Florala waits on state bingo action
One week after being issued a bingo permit, Florala Mayor Robert Williamson said Wednesday the city is in a “holding pattern” in its quest for electronic bingo, waiting to see what – if any – legislation is proposed in the coming days.
“We feel it’s currently in the best interest of the city to closely monitor what is going on at the state level and to make sure any proposed legislation does not leave Florala and Covington County out of the mix,” Williamson said.
There are 10 days remaining in this year’s legislative session. Two weeks ago, the Alabama Senate did not have enough votes to pass a bill that would allow the people to vote on the legality of electronic bingo.

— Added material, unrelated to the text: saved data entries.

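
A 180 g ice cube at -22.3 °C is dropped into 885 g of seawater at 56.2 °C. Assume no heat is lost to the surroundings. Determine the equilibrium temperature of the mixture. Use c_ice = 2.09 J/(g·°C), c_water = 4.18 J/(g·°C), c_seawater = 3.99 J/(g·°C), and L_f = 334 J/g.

T_f ≈ 30.3 °C

Energy balance with sensible and latent terms:
ice -22.3→0 °C: 180·2.09·22.3 = 8389.3
  fusion: m_ice L_f = 180·334 = 60120
  meltwater 0→T: 180·4.18·T = 752.4 T
  seawater cools: 885·3.99·(T − 56.2) = 3531.2(T − 56.2)
4283.6 T = 198451 − 68509 = 129941
T ≈ 30.33 °C — above 0 °C, consistent with complete melting.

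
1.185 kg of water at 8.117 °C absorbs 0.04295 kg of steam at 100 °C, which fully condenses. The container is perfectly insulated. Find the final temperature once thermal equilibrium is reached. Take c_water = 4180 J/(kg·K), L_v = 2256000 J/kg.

Setting the total heat transfer to zero:
steam→water at 100 °C releases m L_v = 0.04295×2256000 = 96895
  condensed water 100 °C→T: 179.53(T − 100)
  water warms: 1.185×4180×(T − 8.117) = 4953.3(T − 8.117)
5132.8 T = 96895 + 17953 + 40206 = 155054
T ≈ 30.21 °C (< 100 °C, so full condensation is consistent).

T_f ≈ 30.2 °C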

This week, the legislature has recessed for spring break.
Now, gaming interests, as well as municipal officials and businessmen statewide, are watching with interest to see what will happen next.
Sen. Hank Sanders, D-Selma., has proposed a three-page bill, SB507, which had a first reading the day after the Sweet Home Alabama bill failed to get enough votes for discussion. SB507 proposes a constitutional amendment allowing the legislature to pass laws authorizing, taxing and regulating bingo, including electronic bingo. A companion bill creates a charitable bingo licensure commission.

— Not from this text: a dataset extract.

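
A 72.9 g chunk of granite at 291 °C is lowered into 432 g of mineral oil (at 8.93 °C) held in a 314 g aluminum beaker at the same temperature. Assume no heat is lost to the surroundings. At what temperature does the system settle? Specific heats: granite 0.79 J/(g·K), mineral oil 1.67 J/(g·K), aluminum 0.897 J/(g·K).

T_f ≈ 24.2 °C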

Republican Sen. Paul Sanford from Huntsville is proposing a bill not yet introduced that would tax electronic bingo parlors at 50 percent, establish a gaming commission and allow Alabama citizens to vote on legalizing gambling.
Neither bill limits the locations of gaming as the legislation that failed two weeks ago do.
Sen. Jimmy Holley, R-Elba, who represents Covington County in the legislature, previously has said he would do what he could to make sure Florala had the same opportunities with electronic bingo as anyone else. Holley also supports letting Alabamians vote for or against legalized gambling.
A week ago, Sheriff Dennis Meeks issued the Florala Historical Society a bingo permit; however, Meeks has said the permit is for paper bingo only.
In January, the city council adopted a resolution setting minimum standards for an electronic bingo operation. In February, the city announced that the Florala Historical Society had entered an agreement with a developer in Gulf Shores to construct a gambling and entertainment complex in Florala, employing 1,500.